A Constituição Federal de 1988, ao disciplinar os direitos e deveres individuais e coletivos, estabeleceu a regra da inviolabilidade do sigilo de dados. Neste sentido, considerando que a quebra dos sigilos bancário e fiscal só poderá ocorrer em situações excepcionais, observadas as cláusulas constitucionais, assinale a afirmativa correta.
- A)As autoridades da fiscalização fazendária só poderão utilizar dados bancários e fiscais de contribuintes com a devida autorização judicial.
Errada, porque as autoridades fazendárias podem acessar e utilizar dados fiscais e, em certas hipóteses legais, dados bancários sem necessidade de autorização judicial prévia.

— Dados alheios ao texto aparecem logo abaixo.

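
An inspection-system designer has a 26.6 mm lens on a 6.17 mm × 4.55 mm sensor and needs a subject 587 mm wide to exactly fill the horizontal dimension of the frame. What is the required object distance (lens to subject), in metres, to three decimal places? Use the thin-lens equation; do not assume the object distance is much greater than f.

Magnification m = w/W = dᵢ/dₒ; combined with 1/f = 1/dₒ + 1/dᵢ this gives dₒ = f·(1 + W/w).
dₒ = 26.6 mm × (1 + 587/6.17) = 26.6 × 96.1378 ≈ 2557.265 mm = 2.55726 m.

2.557 m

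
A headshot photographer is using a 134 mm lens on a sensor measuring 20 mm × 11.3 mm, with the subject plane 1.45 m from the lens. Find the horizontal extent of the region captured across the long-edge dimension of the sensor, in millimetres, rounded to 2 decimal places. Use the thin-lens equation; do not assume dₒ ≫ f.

dₒ: 1.45 m = 1450 mm.
Similar triangles through the lens centre give W/dₒ = w/dᵢ; with 1/f = 1/dₒ + 1/dᵢ this gives W = w·(dₒ − f)/f.
W = 20 mm × (1450 − 134) / 134 = 20 × 9.8209 ≈ 196.418 mm.

196.42 mm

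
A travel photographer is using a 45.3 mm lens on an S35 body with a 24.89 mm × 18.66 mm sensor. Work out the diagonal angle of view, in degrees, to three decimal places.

Sensor diagonal = √(24.89² + 18.66²) = √967.7077 ≈ 31.1080 mm.
Angle of view α = 2·arctan(d/2f) with d = 31.1080 mm and f = 45.3 mm.
d/2f = 0.34336; arctan(0.34336) ≈ 18.9502°, so α ≈ 37.9004°.

37.900°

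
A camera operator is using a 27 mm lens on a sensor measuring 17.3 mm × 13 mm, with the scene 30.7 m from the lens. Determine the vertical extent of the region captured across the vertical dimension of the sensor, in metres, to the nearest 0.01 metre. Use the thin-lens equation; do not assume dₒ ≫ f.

dₒ: 30.7 m = 30700 mm.
Similar triangles through the lens centre give W/dₒ = h/dᵢ; with 1/f = 1/dₒ + 1/dᵢ this gives W = h·(dₒ − f)/f.
W = 13 mm × (30700 − 27) / 27 = 13 × 1136.0370 ≈ 14768.481 mm = 14.7685 m.

14.77 m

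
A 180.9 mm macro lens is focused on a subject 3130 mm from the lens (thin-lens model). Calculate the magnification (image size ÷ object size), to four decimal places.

0.0613×

Thin lens: 1/f = 1/dₒ + 1/dᵢ → 1/dᵢ = 1/180.9 − 1/3130 = 0.0052084 mm⁻¹, so dᵢ ≈ 191.9965 mm.
Magnification m = dᵢ/dₒ = 191.9965/3130 ≈ 0.06134.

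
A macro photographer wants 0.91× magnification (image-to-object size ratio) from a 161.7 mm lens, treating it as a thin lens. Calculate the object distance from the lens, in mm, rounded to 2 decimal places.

With m = dᵢ/dₒ and 1/f = 1/dₒ + 1/dᵢ, substituting dᵢ = m·dₒ gives 1/f = (1 + 1/m)/dₒ, hence dₒ = f·(1 + 1/m).
dₒ = 161.7 × (1 + 1/0.91) = 161.7 × 2.09890 ≈ 339.392 mm.

339.39 mm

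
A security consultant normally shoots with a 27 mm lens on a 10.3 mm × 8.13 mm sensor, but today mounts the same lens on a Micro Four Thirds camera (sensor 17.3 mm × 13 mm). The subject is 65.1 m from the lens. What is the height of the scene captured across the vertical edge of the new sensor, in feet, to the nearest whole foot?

103 ft

The focal length stays 27 mm; the relevant sensor dimension is now h = 13 mm. Object distance dₒ = 65.1 m = 65100 mm.
Thin-lens field height W = h·(dₒ − f)/f = 13 × (65100 − 27)/27 ≈ 31331.444 mm = 31331.444/304.8 ft = 102.793 ft.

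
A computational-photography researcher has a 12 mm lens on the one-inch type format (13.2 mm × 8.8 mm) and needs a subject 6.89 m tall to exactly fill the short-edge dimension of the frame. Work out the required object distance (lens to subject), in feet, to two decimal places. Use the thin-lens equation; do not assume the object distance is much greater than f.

30.86 ft

W: 6.89 m = 6890 mm.
Magnification m = h/W = dᵢ/dₒ; combined with 1/f = 1/dₒ + 1/dᵢ this gives dₒ = f·(1 + W/h).
dₒ = 12 mm × (1 + 6890/8.8) = 12 × 783.9545 ≈ 9407.455 mm = 9407.455/304.8 ft = 30.8644 ft.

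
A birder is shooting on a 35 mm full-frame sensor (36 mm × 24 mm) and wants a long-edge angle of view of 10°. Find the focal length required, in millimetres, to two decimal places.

From α = 2·arctan(w/2f) we get f = w / (2·tan(α/2)).
With w = 36 mm and α/2 = 5°, tan(α/2) ≈ 0.08749, so f ≈ 36 / 0.17498 ≈ 205.7409 mm.

205.74 mm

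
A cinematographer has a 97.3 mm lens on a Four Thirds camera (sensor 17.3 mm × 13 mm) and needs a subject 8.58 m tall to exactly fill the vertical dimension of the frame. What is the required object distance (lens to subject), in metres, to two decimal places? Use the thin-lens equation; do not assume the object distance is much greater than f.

W: 8.58 m = 8580 mm.
Magnification m = h/W = dᵢ/dₒ; combined with 1/f = 1/dₒ + 1/dᵢ this gives dₒ = f·(1 + W/h).
dₒ = 97.3 mm × (1 + 8580/13) = 97.3 × 661.0000 ≈ 64315.300 mm = 64.3153 m.

64.32 m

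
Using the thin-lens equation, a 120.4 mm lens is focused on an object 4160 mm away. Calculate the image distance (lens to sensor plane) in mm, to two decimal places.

123.99 mm

1/dᵢ = 1/f − 1/dₒ = 1/120.4 − 1/4160 = 0.0080653 mm⁻¹.
dᵢ = 1/0.0080653 ≈ 123.9885 mm.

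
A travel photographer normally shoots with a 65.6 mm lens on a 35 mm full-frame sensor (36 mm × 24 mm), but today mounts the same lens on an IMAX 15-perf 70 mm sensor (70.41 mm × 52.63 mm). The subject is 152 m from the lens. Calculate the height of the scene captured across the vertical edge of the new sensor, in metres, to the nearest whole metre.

122 m

The focal length stays 65.6 mm; the relevant sensor dimension is now h = 52.63 mm. Object distance dₒ = 152 m = 152000 mm.
Thin-lens field height W = h·(dₒ − f)/f = 52.63 × (152000 − 65.6)/65.6 ≈ 121894.931 mm = 121.895 m.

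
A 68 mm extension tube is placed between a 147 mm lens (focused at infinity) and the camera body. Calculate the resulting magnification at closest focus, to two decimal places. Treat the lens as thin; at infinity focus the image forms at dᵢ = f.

0.46×

The tube moves the image plane from f to f + e, so dᵢ = 147 + 68 = 215 mm. Focus is achieved when 1/f = 1/dₒ + 1/dᵢ, giving dₒ = 1/(1/f − 1/(f+e)).
Magnification m = dᵢ/dₒ = (f+e)·(1/f − 1/(f+e)) = e/f = 68/147 ≈ 0.4626.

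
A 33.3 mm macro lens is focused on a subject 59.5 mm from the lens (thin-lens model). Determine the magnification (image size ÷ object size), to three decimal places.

1.271×

Thin lens: 1/f = 1/dₒ + 1/dᵢ → 1/dᵢ = 1/33.3 − 1/59.5 = 0.0132233 mm⁻¹, so dᵢ ≈ 75.6240 mm.
Magnification m = dᵢ/dₒ = 75.6240/59.5 ≈ 1.27099.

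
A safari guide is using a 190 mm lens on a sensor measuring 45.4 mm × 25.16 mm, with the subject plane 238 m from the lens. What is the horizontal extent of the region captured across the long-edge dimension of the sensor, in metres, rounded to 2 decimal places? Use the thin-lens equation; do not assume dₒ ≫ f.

56.82 m

dₒ: 238 m = 238000 mm.
Similar triangles through the lens centre give W/dₒ = w/dᵢ; with 1/f = 1/dₒ + 1/dᵢ this gives W = w·(dₒ − f)/f.
W = 45.4 mm × (238000 − 190) / 190 = 45.4 × 1251.6316 ≈ 56824.074 mm = 56.8241 m.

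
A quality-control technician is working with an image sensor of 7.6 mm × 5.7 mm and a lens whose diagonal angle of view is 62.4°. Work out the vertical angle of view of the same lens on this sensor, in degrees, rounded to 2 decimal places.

Sensor diagonal = √(7.6² + 5.7²) = √90.2500 ≈ 9.5000 mm.
From the diagonal AOV: f = 9.5000 / (2·tan(31.2°)) = 9.5000 / 1.21124 ≈ 7.8432 mm.
Vertical AOV = 2·arctan(5.7 / (2 × 7.8432)) = 2·arctan(0.36337) ≈ 39.9395°.

39.94°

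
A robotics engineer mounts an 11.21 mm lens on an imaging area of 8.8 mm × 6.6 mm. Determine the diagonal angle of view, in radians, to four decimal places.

0.9123 rad

Sensor diagonal = √(8.8² + 6.6²) = √121.0000 ≈ 11.0000 mm.
Angle of view α = 2·arctan(d/2f) with d = 11.0000 mm and f = 11.21 mm.
d/2f = 0.49063; arctan(0.49063) ≈ 0.4561 rad, so α ≈ 0.9123 rad.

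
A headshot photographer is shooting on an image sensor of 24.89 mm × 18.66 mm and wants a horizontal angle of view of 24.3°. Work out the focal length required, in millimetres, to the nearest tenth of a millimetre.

57.8 mm

From α = 2·arctan(w/2f) we get f = w / (2·tan(α/2)).
With w = 24.89 mm and α/2 = 12.15°, tan(α/2) ≈ 0.21529, so f ≈ 24.89 / 0.43059 ≈ 57.8046 mm.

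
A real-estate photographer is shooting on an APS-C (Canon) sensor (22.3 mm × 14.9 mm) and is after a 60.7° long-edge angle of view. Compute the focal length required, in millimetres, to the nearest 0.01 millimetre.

19.04 mm

From α = 2·arctan(w/2f) we get f = w / (2·tan(α/2)).
With w = 22.3 mm and α/2 = 30.35°, tan(α/2) ≈ 0.58552, so f ≈ 22.3 / 1.17105 ≈ 19.0428 mm.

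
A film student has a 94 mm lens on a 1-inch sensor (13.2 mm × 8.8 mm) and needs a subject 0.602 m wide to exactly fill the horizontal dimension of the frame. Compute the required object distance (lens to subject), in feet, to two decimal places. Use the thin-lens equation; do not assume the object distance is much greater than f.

14.37 ft

W: 0.602 m = 602 mm.
Magnification m = w/W = dᵢ/dₒ; combined with 1/f = 1/dₒ + 1/dᵢ this gives dₒ = f·(1 + W/w).
dₒ = 94 mm × (1 + 602/13.2) = 94 × 46.6061 ≈ 4380.970 mm = 4380.970/304.8 ft = 14.3733 ft.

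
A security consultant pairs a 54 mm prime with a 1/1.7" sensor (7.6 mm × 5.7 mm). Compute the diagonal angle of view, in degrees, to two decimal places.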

- B)A violação dos sigilos bancário e fiscal depende de autorização judicial e poderá ser determinada apenas no âmbito de investigações criminais ou na instrução processual penal.
Errada, porque a quebra de sigilo bancário e fiscal não se limita ao âmbito criminal nem depende sempre de ordem judicial; há hipóteses administrativas e legais admitidas pela jurisprudência.
- C)Como consequência da cláusula constitucional da reserva de jurisdição, as Comissões Parlamentares de Inquérito deverão solicitar ao Poder Judiciário autorização para a quebra de sigilo bancário e fiscal de seus investigados.
Errada, porque as CPIs têm poderes próprios de investigação, inclusive para determinar quebra de sigilo, dentro dos limites constitucionais, sem precisar pedir autorização ao Judiciário.
- D)É possível o compartilhamento dos relatórios de inteligência financeira da Unidade de Inteligência Financeira (UIF) e de procedimentos fiscalizatórios da Receita Federal com os órgãos de persecução criminal, sem prévia autorização judicial.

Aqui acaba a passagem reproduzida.